L’énergie sombre contrecarre l’effet de la matière noire, qui presse pour unir l’univers et l’empêcher de se disperser à travers son expansion.

Nous ne savons pas grand-chose d’autre sur l’énergie sombre, et c’est ce mystère que HETDEX tente de découvrir en reconstituant à quoi ressemblait l’ancien univers et en observant comment l’énergie sombre s’est comportée et évolue aujourd’hui.

Remonter l’histoire de l’univers

Remonter l’histoire de l’universHETDEX a la possibilité de remonter l’histoire de l’univers pour observer des détails encore inconnus et vérifier si les trois hypothèses actuellement envisagées sur la nature de l’énergie noire, correspondent ou non aux observations.

Ces trois explications possibles sont: d’une part, que l’énergie noire ferait partie de l’énergie du vide quantique (énergie du point zéro), entraînant également l’expansion de l’univers et liée à la constante cosmologique de la relativité générale.

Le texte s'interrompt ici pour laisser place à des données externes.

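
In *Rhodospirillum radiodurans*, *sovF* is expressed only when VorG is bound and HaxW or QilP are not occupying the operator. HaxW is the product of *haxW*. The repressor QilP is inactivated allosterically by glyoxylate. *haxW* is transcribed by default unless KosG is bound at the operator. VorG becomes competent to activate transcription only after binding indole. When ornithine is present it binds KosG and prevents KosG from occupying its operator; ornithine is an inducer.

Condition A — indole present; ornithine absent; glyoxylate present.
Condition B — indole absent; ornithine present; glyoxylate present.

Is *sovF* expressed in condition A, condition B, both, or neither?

Condition A:
Indole is present, so VorG is active.
Ornithine is absent, so KosG is active.
With repressor KosG bound, *haxW* is not transcribed.
So HaxW is not produced.
Glyoxylate is present, so QilP is inactive.
No repressor is bound and VorG is active, so *sovF* is transcribed.
→ *sovF* is ON in A.
Condition B:
Indole is absent, so VorG is inactive.
Ornithine is present, so KosG is inactive.
With no repressor bound, *haxW* is transcribed.
So HaxW is produced and active.
Glyoxylate is present, so QilP is inactive.
With repressor HaxW bound, *sovF* is not transcribed.
→ *sovF* is OFF in B.

A only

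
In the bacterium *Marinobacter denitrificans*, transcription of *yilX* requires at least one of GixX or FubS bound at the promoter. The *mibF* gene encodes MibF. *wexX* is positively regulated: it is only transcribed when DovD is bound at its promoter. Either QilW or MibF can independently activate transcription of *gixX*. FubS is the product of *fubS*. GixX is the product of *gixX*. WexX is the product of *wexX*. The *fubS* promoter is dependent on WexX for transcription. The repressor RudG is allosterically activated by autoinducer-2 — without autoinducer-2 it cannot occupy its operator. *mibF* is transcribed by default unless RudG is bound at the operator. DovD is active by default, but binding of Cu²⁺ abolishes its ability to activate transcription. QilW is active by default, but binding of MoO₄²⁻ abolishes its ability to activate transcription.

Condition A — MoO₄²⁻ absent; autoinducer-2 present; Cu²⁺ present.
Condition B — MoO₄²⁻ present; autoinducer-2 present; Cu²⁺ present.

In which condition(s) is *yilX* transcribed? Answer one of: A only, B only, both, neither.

A only

Condition A:
MoO₄²⁻ is absent, so QilW is active.
Autoinducer-2 is present, so RudG is active.
With repressor RudG bound, *mibF* is not transcribed.
So MibF is not produced.
Activator QilW is present, so *gixX* is transcribed.
So GixX is produced and active.
Cu²⁺ is present, so DovD is inactive.
Required activator DovD is absent, so *wexX* is not transcribed.
So WexX is not produced.
Required activator WexX is absent, so *fubS* is not transcribed.
So FubS is not produced.
Activator GixX is present, so *yilX* is transcribed.
→ *yilX* is ON in A.
Condition B:
MoO₄²⁻ is present, so QilW is inactive.
Autoinducer-2 is present, so RudG is active.
With repressor RudG bound, *mibF* is not transcribed.
So MibF is not produced.
No activator is available at the *gixX* promoter, so *gixX* is not transcribed.
So GixX is not produced.
Cu²⁺ is present, so DovD is inactive.
Required activator DovD is absent, so *wexX* is not transcribed.
So WexX is not produced.
Required activator WexX is absent, so *fubS* is not transcribed.
So FubS is not produced.
No activator is available at the *yilX* promoter, so *yilX* is not transcribed.
→ *yilX* is OFF in B.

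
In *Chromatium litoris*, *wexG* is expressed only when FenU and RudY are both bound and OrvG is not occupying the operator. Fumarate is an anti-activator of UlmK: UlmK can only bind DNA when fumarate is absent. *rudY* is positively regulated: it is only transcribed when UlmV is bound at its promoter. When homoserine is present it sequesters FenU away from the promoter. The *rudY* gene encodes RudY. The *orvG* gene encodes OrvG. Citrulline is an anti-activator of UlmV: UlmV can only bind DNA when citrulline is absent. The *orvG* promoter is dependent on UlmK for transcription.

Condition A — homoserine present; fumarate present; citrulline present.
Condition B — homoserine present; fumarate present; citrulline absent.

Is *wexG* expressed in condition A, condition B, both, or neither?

Condition A:
Homoserine is present, so FenU is inactive.
Fumarate is present, so UlmK is inactive.
Required activator UlmK is absent, so *orvG* is not transcribed.
So OrvG is not produced.
Citrulline is present, so UlmV is inactive.
Required activator UlmV is absent, so *rudY* is not transcribed.
So RudY is not produced.
Required activator FenU is absent, so *wexG* is not transcribed.
→ *wexG* is OFF in A.
Condition B:
Homoserine is present, so FenU is inactive.
Fumarate is present, so UlmK is inactive.
Required activator UlmK is absent, so *orvG* is not transcribed.
So OrvG is not produced.
Citrulline is absent, so UlmV is active.
No repressor is bound and UlmV is active, so *rudY* is transcribed.
So RudY is produced and active.
Required activator FenU is absent, so *wexG* is not transcribed.
→ *wexG* is OFF in B.

neither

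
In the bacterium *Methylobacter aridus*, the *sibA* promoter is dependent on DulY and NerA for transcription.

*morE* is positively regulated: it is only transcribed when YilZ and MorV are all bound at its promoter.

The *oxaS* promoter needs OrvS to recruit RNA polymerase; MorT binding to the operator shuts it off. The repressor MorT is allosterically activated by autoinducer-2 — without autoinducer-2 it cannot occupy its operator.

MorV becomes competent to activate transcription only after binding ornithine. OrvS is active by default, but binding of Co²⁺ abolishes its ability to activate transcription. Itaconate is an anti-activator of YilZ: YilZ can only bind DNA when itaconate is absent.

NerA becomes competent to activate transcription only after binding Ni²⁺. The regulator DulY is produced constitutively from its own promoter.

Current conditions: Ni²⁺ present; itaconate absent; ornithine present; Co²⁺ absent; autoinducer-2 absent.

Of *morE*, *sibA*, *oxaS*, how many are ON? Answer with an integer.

3

Itaconate is absent, so YilZ is active.
Ornithine is present, so MorV is active.
No repressor is bound and YilZ and MorV are active, so *morE* is transcribed.
→ *morE* is ON.
DulY is produced constitutively and is active.
Ni²⁺ is present, so NerA is active.
No repressor is bound and DulY and NerA are active, so *sibA* is transcribed.
→ *sibA* is ON.
Co²⁺ is absent, so OrvS is active.
Autoinducer-2 is absent, so MorT is inactive.
No repressor is bound and OrvS is active, so *oxaS* is transcribed.
→ *oxaS* is ON.
3 of the 3 genes are transcribed.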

Une autre explication possible est que l’énergie noire serait quelque chose comme un ensemble de particules ou de champs d’énergie encore inconnus. La troisième possibilité est que la théorie de la gravité d’Einstein est fausse.

Les trois explications sont pour le moment purement hypothétiques, et il appartiendra à HETDEX de déterminer si l’une d’entre elles est valide, s’il faut opter pour une autre explication inédite de l’énergie noire et, même, si après 2023 il faut continuer dans cette l’incertitude sur ce qui cause l’expansion énigmatique de l’univers.

Image du haut: valeurs approximatives des trois composants connus de l’univers: matière normale, matière noire, A et énergie noire. Crédit: NASA Goddard Space Flight Center.